Yury Nikulin's Circus (Old Circus) in Moscow
The circus has always held a very special place in the artistic life of Moscow and has become one of Russia's most beloved national art forms. At the beginning of the 19th century the fashionable horse circus made its way from Europe to Russia and here it faced the challenge of the Russian balagan or tradition of clowning and tomfoolery. The Russian balagan first appeared in the 17th century in fairs and outdoor festive gatherings in towns throughout Russia.
In 1702 Emperor Peter the Great ordered a public theatre, large enough to house 400 people, to be built on Red Square, and during the intervals clowns used to entertain people and draw enormous crowds.
In 1880 a former circus horse rider and gymnast, Albert Salamonsky, came to Moscow and built a circus on the city's Tsvetnoy Boulevard. It housed 5 rows of armchairs, boxes, a dress circle, a second row of benches and a stand-up gallery. A stone building for the horses' stables was added to the circus in 1884 and a swimming pool for water performances was constructed 5 years later.

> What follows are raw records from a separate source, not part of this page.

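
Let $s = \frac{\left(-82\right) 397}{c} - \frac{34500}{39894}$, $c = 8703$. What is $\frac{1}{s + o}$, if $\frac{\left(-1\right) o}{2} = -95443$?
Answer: $\frac{57866247}{11045589931046} \approx 5.2389 \cdot 10^{-6}$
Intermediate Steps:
$s = - \frac{266493796}{57866247}$ ($s = \frac{\left(-82\right) 397}{8703} - \frac{34500}{39894} = \left(-32554\right) \frac{1}{8703} - \frac{5750}{6649} = - \frac{32554}{8703} - \frac{5750}{6649} = - \frac{266493796}{57866247} \approx -4.6053$)
$o = 190886$ ($o = \left(-2\right) \left(-95443\right) = 190886$)
$\frac{1}{s + o} = \frac{1}{- \frac{266493796}{57866247} + 190886} = \frac{1}{\frac{11045589931046}{57866247}} = \frac{57866247}{11045589931046}$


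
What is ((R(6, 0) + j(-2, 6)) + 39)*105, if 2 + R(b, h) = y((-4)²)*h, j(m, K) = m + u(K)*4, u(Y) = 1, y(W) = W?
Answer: 4095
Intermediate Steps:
j(m, K) = 4 + m (j(m, K) = m + 1*4 = m + 4 = 4 + m)
R(b, h) = -2 + 16*h (R(b, h) = -2 + (-4)²*h = -2 + 16*h)
((R(6, 0) + j(-2, 6)) + 39)*105 = (((-2 + 16*0) + (4 - 2)) + 39)*105 = (((-2 + 0) + 2) + 39)*105 = ((-2 + 2) + 39)*105 = (0 + 39)*105 = 39*105 = 4095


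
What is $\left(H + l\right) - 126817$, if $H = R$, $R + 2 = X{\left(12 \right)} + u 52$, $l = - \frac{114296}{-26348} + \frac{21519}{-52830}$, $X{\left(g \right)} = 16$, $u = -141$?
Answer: $- \frac{740895764041}{5523670} \approx -1.3413 \cdot 10^{5}$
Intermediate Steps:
$l = \frac{21711409}{5523670}$ ($l = \left(-114296\right) \left(- \frac{1}{26348}\right) + 21519 \left(- \frac{1}{52830}\right) = \frac{4082}{941} - \frac{2391}{5870} = \frac{21711409}{5523670} \approx 3.9306$)
$R = -7318$ ($R = -2 + \left(16 - 7332\right) = -2 - 7316 = -7318$)
$H = -7318$
$\left(H + l\right) - 126817 = \left(-7318 + \frac{21711409}{5523670}\right) - 126817 = - \frac{40400505651}{5523670} - 126817 = - \frac{740895764041}{5523670}$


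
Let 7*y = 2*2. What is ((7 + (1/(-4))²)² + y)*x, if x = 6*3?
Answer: 813663/896 ≈ 908.11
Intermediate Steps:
y = 4/7 (y = (2*2)/7 = (⅐)*4 = 4/7 ≈ 0.57143)
x = 18
((7 + (1/(-4))²)² + y)*x = ((7 + (1/(-4))²)² + 4/7)*18 = ((7 + (1*(-¼))²)² + 4/7)*18 = ((7 + (-¼)²)² + 4/7)*18 = ((7 + 1/16)² + 4/7)*18 = ((113/16)² + 4/7)*18 = (12769/256 + 4/7)*18 = (90407/1792)*18 = 813663/896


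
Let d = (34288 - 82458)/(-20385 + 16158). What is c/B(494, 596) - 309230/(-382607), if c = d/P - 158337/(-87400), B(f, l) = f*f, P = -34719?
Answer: 967944362902519002784067/1197616298025770986802400 ≈ 0.80823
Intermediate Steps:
B(f, l) = f²
d = 48170/4227 (d = -48170/(-4227) = -48170*(-1/4227) = 48170/4227 ≈ 11.396)
c = 23232886776781/12826580416200 (c = (48170/4227)/(-34719) - 158337/(-87400) = (48170/4227)*(-1/34719) - 158337*(-1/87400) = -48170/146757213 + 158337/87400 = 23232886776781/12826580416200 ≈ 1.8113)
c/B(494, 596) - 309230/(-382607) = 23232886776781/(12826580416200*(494²)) - 309230/(-382607) = (23232886776781/12826580416200)/244036 - 309230*(-1/382607) = (23232886776781/12826580416200)*(1/244036) + 309230/382607 = 23232886776781/3130147378447783200 + 309230/382607 = 967944362902519002784067/1197616298025770986802400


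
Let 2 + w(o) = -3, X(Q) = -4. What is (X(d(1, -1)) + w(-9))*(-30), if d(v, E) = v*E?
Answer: 270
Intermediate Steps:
d(v, E) = E*v
w(o) = -5 (w(o) = -2 - 3 = -5)
(X(d(1, -1)) + w(-9))*(-30) = (-4 - 5)*(-30) = -9*(-30) = 270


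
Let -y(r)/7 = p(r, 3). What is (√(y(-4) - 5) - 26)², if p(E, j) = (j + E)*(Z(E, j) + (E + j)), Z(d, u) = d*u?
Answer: 580 - 208*I*√6 ≈ 580.0 - 509.49*I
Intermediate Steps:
p(E, j) = (E + j)*(E + j + E*j) (p(E, j) = (j + E)*(E*j + (E + j)) = (E + j)*(E + j + E*j))
y(r) = -63 - 105*r - 28*r² (y(r) = -7*(r² + 3² + r*3² + 3*r² + 2*r*3) = -7*(r² + 9 + r*9 + 3*r² + 6*r) = -7*(r² + 9 + 9*r + 3*r² + 6*r) = -7*(9 + 4*r² + 15*r) = -63 - 105*r - 28*r²)
(√(y(-4) - 5) - 26)² = (√((-63 - 105*(-4) - 28*(-4)²) - 5) - 26)² = (√((-63 + 420 - 28*16) - 5) - 26)² = (√((-63 + 420 - 448) - 5) - 26)² = (√(-91 - 5) - 26)² = (√(-96) - 26)² = (4*I*√6 - 26)² = (-26 + 4*I*√6)²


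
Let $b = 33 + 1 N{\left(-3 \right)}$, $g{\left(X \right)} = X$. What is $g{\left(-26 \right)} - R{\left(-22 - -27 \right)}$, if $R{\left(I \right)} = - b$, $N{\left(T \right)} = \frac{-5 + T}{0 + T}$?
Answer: $\frac{29}{3} \approx 9.6667$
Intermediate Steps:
$N{\left(T \right)} = \frac{-5 + T}{T}$
$b = \frac{107}{3}$ ($b = 33 + 1 \frac{-5 - 3}{-3} = 33 + 1 \left(\left(- \frac{1}{3}\right) \left(-8\right)\right) = 33 + 1 \cdot \frac{8}{3} = 33 + \frac{8}{3} = \frac{107}{3} \approx 35.667$)
$R{\left(I \right)} = - \frac{107}{3}$ ($R{\left(I \right)} = \left(-1\right) \frac{107}{3} = - \frac{107}{3}$)
$g{\left(-26 \right)} - R{\left(-22 - -27 \right)} = -26 - - \frac{107}{3} = -26 + \frac{107}{3} = \frac{29}{3}$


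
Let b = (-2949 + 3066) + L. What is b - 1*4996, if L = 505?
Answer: -4374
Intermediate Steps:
b = 622 (b = (-2949 + 3066) + 505 = 117 + 505 = 622)
b - 1*4996 = 622 - 1*4996 = 622 - 4996 = -4374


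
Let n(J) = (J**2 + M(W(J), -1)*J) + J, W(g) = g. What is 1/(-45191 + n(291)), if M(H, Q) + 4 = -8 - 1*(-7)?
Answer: 1/38326 ≈ 2.6092e-5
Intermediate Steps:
M(H, Q) = -5 (M(H, Q) = -4 + (-8 - 1*(-7)) = -4 + (-8 + 7) = -4 - 1 = -5)
n(J) = J**2 - 4*J (n(J) = (J**2 - 5*J) + J = J**2 - 4*J)
1/(-45191 + n(291)) = 1/(-45191 + 291*(-4 + 291)) = 1/(-45191 + 291*287) = 1/(-45191 + 83517) = 1/38326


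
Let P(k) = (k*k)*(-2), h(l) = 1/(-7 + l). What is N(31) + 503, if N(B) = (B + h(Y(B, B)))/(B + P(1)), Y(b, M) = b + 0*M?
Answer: 350833/696 ≈ 504.07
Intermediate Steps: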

This Old Circus (called also Yuri Nikulin Circus named after Russia's most famous clown and the former long-time director of the circus, is in some ways returning to its traditional roots today and is featuring more and more of the clown acts and tomfoolery that became popular during the 17th and 18th centuries in Russia.
The circus also features an excellent range of acrobatic and gymnastic acts, and performances featuring bears, horses, monkeys and dogs. Performances are held on weekdays at 7pm and on weekends at 2.30pm and 6pm.